AYN RAND IS THE GREATEST AUTHOR THAT AMERICA HAS EVER PRODUCED! Ha,ha got you! You know, you are right. You have alienated a lot of readers lately. You try to justin-ify it but you can't. IBS? For this and other reasons I will send nothing. Your web-site sucks people in with its title, but then provides no follow-up. Maybe just call it anti-everything.com. Oh well, WHO IS JOHN GALT?

~ Rick Taylor

Justin Raimondo replies:

It won't matter who the greatest author in the world is when the War Party gets through with all of us. But then you'll be hiding in your bunker grasping your copy of Capital to your breast. How come it's always the Commies who are the cheapest?

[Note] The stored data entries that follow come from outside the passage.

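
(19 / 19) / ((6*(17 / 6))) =1 / 17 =0.06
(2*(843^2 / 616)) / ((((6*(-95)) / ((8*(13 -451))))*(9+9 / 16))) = 184452896 / 124355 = 1483.28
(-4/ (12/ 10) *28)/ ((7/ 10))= -400/ 3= -133.33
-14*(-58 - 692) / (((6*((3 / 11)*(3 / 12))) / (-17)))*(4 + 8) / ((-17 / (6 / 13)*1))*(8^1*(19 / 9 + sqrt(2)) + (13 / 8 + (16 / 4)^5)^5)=161324975031619658463.07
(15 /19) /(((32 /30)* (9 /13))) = 325 /304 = 1.07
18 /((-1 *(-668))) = 9 /334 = 0.03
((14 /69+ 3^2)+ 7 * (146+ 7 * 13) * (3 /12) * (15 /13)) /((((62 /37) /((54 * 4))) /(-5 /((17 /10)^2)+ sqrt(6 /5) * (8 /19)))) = -291389152500 /2678741+ 932445288 * sqrt(30) /176111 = -79778.43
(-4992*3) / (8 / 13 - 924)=48672 / 3001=16.22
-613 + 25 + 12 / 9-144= -2192 / 3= -730.67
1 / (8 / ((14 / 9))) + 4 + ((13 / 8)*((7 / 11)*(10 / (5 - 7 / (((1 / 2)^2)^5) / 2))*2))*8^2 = 1806853 / 472428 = 3.82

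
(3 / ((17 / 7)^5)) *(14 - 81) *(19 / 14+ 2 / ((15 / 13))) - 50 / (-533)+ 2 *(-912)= -13858672866979 / 7567837810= -1831.26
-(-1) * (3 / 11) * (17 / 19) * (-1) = -51 / 209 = -0.24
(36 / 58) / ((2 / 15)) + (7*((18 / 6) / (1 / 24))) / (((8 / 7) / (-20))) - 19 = -256196 / 29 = -8834.34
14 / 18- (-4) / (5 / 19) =719 / 45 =15.98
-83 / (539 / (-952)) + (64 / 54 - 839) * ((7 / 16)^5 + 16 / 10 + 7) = -25694950736057 / 3633315840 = -7072.04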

Sino-Pak Policy: Carrot and the Stick

The US is on a path to competing with, or preventing competition from, the Chinese.

This is quite amusing to someone such as moi who spent half of my life in the States and half in China.

There are at least two fallacies I see in US's blunt and childish approach:

1. Why does the collective Western mind always assume others are just like themselves and would think and act as they have been thinking and acting for centuries?

Namely, why would the US suggest to itself, without checking the reality of Chinese history and culture, that the Chinese would be bent on expansion and domination as the Western and Near Eastern Judeo/ Christian/ Islamist races and ethnicities did in the past?

Nothing in the Chinese' history has suggested a race or nation of naked aggression, not even when it had the full power and influence to carry out such ambition.

Why would it do it now?

What is natural with a Western rising power may not be intuitive or logical at all for an Eastern nation with an entirely different societal and cultural makeup.

Maybe it is not the fear of military domination or a competition of empire. Maybe the interest is purely commercial.

But why then not compete with Japan, the second largest economy, by cutting off its resources, as the Americans are apparently trying to do in Sudan (the "Human Rights Group's" map of "genocide" coincides with the oil concession to China)? (Incidentally, the antitrust rules apparently do not apply on the global scale.) So, the central thrust is still infatuation with subjugation and domination and the quite self-possessed belief that others are afflicted with the same infatuation.

2. I am dying to see what kind of mock confrontations will be manufactured. ...

The old Capitalism vs. Socialism dichotomy is simply moot: the Chinese are die-hard capitalists now....

The Democracy vs. Totalitarianism "struggle" would be much labored: try arguing with the Singaporeans first and see if they want a democracy revolution. (Besides, the world now knows the democracy of Bush v Kerry is a sham. The Americans are just rubber-stamping the choices made by the select few in DLC who are more hanging on every edict of Sharon than that of American voters. Et Bush? he wasn't elected. He was crowned.) ...

How about a confrontation between the God-loving people and the Godless Chinese (not Godless Commies but Godless Chinese since the Chinese have been mostly god-drug-free from the start of time)?

I would love to see that one: I think it is a good take. The war hawks should start wearing this one on their sleeves. It is catchy and it fans the passion.

The Godful vs. The Godless.

I can't wait to hear the Jiang ZeMing talk-alikes call the Americans "those who dream of erecting a fifth caliphate of Christianity in China."